Step 1: The design journey begins
It is without question that the Covid-19 pandemic has affected virtually every aspect of human life. Determining the existence and extent of cause and effect is challenging and complex; therefore, we approach the problem with visualization: We can show relationships with Covid-19 and human life indicators over time and across locations.
Our objective is to use trends in mobility and economic indicators to visualize the changes in human activity over the course of the Covid-19 pandemic. We first propose several ideas:
Plot of Covid-19 severity: Regulations for human mobility are enforced when the Covid-19 pandemic is most severe. We can visualize the severity by showing the proportion of the total number of cases, hospitalizations, and a number of critical cases. This can provide a clear picture of the severity of the spread of the pandemic across different fixed time periods. The idea would be to link severity with human mobility.
Cases vs Hospitalizations across municipalities: A 3-dimensional bar plot showing the cases and hospitalizations across different geographical regions can help understand at a glance how severe has the spread of the pandemic been across small geographical spans. It can help generate actionable insights at a granular level. The idea would be to show relationships between mobility and Covid-19 cases, visualizing how the pandemic spreads with people.
Calendar plot of vaccinations and active cases: A bar plot per date block can be shown to show how the number of vaccinated people and the number of active cases vary across different days of a month. This plot can help provide actionable intelligence to understand if vaccination drive is to be increased at a certain period to mitigate for growing active cases.
Cases per province in a country: In order to create a high-level visualization to understand how are the Covid cases in a country spread across the province, a plot of the shape of a flower has been proposed where each petal of the flower would be representative of the total number of cases in a province at a given time frame.
Entity-relationship plot for contact tracing: Contact tracing has proven to be one of the workhorses of mitigating the rapid spread of a virus. A number of mobile applications have recently surfaced in the market that can help contact trace but it is essential to have an overall visualization of how an infected individual can spread the disease to others. An entity-relationship plot where each node represents an individual and each edge represents action points or facts like being tested positive for Covid can help contact tracers understand the social bubbles better and hence create a better response to outbreaks.
Thereby combining the results of the group thinking exercise, our team has decided to base the project on the following primary research question:
How are human mobility and economic indicators linked to the spread of coronavirus? Is an epidemiological crisis more than ‘just’ a health crisis?

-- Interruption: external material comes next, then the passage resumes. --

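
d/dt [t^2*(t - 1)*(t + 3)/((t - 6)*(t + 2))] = 2*t*(t^4 - 5*t^3 - 32*t^2 - 30*t + 36)/(t^4 - 8*t^3 - 8*t^2 + 96*t + 144)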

The story that our project aims to tell has three primary aspects that the team is trying to connect via a visual story. The three primary aspects of the project are:
- Rising COVID cases;
- Changes in mobility;
- The resultant economic fallout.
It must be noted that one of the most characteristic policy interventions to rising COVID cases across the world has been to impose lockdowns which simply means that mobility in our daily lives has been brought to a minimum. Reducing mobility has definitely reduced COVID cases but it has most always come with economic consequences. Thus, we aim to tell the story of rising Covid-19 cases and connect it with mobility and related economic impact. In order to demonstrate the idea, we aim the describe the project using the following visual mockups:
The global views:
In the above mockup, the figure on the top left shows the quarter-by-quarter change in mobility and Covid-19 cases. The size of the mark has been used to determine the cases and the color shows the average change in mobility for the specific quarter. In this specific case, the visualization shows the average change in mobility to retail and recreational destinations for each quarter. The same can be compared with the change in GDP figures for each quarter in the bottom left visualization. The same visualization can be repeated for a number of other mobility-related variables.
The local view:
From the global view, the objective is to zoom into a local view. In this project, the team has chosen to tell the story of New Zealand in the face of the pandemic, and as such, the objective is to come up with a province-by-province comparison of the average change in mobility per quarter along with cases, the same can be compared with changes in GDP in the country for specific quarters. The objective is to extend the local view into demographics as well where the changes in mobility, cases across different demographics can be studied as well.
Conclusion: The primary objective of the project is to create a visual story of how changes in mobility as a policy (non-pharmaceutical) intervention affected the spread of the Covid-19 pandemic as well as the economy. Further, the objective is to create a visual story at a granular geographical as well as demographic level exploring the growth of cases and the changes in mobility.